The SECURE Act provides more opportunities for younger workers to participate in employers’ retirement programs. The new rules allow new hires to be vested in the employer’s 401k within 12 months or after working more than 500 hours. It also provides opportunities for part-time workers to take part in their employer’s retirement programs.
Before the SECURE Act of 2019
Perhaps the most significant change, the SECURE Act, is also said to fix what some believe to be an annuity loophole. The annuity owner is awarded the right to identify a primary or contingent beneficiary in the event of their death before the depletion of the said annuity.
Deciding who would receive the money if something were to happen to you is a big decision, addressed as one of the most vital parts of the process. The rules for a beneficiary who will inherit were adjusted to ensure that the funds are distributed in time with the help of the SECURE Act of 2019. The Act requires that the contract be paid entirely within ten years from the beginning of the payments. Whereas previously, the annuitant’s rules regarding when the beneficiaries can start receiving the annuity fund were dangerously vague.

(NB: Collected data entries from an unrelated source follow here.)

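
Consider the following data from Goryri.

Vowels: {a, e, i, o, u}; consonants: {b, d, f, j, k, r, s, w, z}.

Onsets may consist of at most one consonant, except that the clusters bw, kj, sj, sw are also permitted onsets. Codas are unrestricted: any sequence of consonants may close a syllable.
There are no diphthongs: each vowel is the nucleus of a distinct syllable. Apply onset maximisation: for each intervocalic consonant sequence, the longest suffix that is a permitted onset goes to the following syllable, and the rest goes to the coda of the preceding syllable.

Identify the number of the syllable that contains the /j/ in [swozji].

2

The vowels are o, i — 2 nuclei, so 2 syllables.
σ1/σ2 boundary: /zj/ splits as /z/ + /j/ (/j/ is the longest suffix that is a licit onset).
Result: swoz.ji.
The /j/ is in the onset of syllable 2 (/ji/).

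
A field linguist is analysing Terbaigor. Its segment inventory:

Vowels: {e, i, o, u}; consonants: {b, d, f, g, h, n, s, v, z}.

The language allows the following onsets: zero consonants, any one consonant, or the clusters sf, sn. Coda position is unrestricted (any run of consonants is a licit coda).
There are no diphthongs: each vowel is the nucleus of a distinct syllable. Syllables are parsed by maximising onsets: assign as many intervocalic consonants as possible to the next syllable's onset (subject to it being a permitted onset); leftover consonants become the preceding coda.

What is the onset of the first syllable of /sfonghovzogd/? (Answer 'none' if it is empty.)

sf

Nuclei (vowels): o, o, o → 3 syllables.
Between /o/ (V1) and /o/ (V2): /ngh/ splits as /ng/ + /h/ (/h/ is the longest suffix that is a licit onset).
Between /o/ (V2) and /o/ (V3): /vz/ — longest licit onset from the right is /z/, leaving /v/ as coda.
Syllabification: sfong.hov.zogd.
Syllable 1 is /sfong/: onset /sf/, nucleus /o/, coda /ng/.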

The SECURE Act 2019, however, does have a couple of exceptions to this rule in the event of the beneficiary being underage or a spouse. The old rules would allow someone to stretch an inherited annuity. The Act allows more seniors to contribute more to their retirement by removing the age limit.
The SECURE Act changed the depletion of a participant’s inherited IRA plans. The change forces participants to deplete the entire annuity within ten years.
The new rules state that the distribution rules should be disclosed after signing the annuity. However, these rules don’t apply to the beneficiary who inherits the contract. Some lawmakers believe that beneficiaries might be tempted to use this loophole to stretch their annuity payments. Meaning they would be paying less in taxes and bypassing higher tax liability.
An excellent example to help explain this new rule can be the following. A 40-year-old receives an annuity contract as the beneficiary and begins taking payments immediately, allowing the beneficiary the option of accepting payments for the next 20 or 30 years. The beneficiary would start receiving payments in one tax bracket. At 40 years old, it would be in the highest tax bracket and end in a lower tax bracket.
Further Major Provisions of the SECURE Act
The SECURE Act altered many rules related to tax-advantaged retirement accounts. Following are some of the significant provisions of the SECURE Act 2019:
- It makes it easier for small businesses to set up 401(k)s by increasing the cap under which they can automatically enroll workers in retirement plans from 10% of wages to 15%.
- Encourages sponsors to include annuities as an option in workplace plans by reducing their liability
- Removes the age limit for IRA contributions
- As medical bills and insurance rise for the everyday American, the SECURE Act allows penalty-free withdrawals of $5,000 from 401(k) accounts to cover the costs of having or adopting a child.
- It helps older participants who are just starting their retirement journey by increasing the required minimum distribution age has risen to 72, up from 70 1/2.
- It helps younger participants by making it easier for new hires to participate in their employers’ retirement programs.
These are just some of the improvements made to the SECURE Act. Along with the few mentioned above, another fundamental change in the bill was the payment method. The provision known as “the stretch IRA” was removed, allowing the non-spoused to inherit retirement amounts to stretch out their disbursements throughout their life. This new rule requires a full payout from the inherited IRA within ten years of the original account owner’s death, raising an estimated $15.7 billion in additional tax revenue.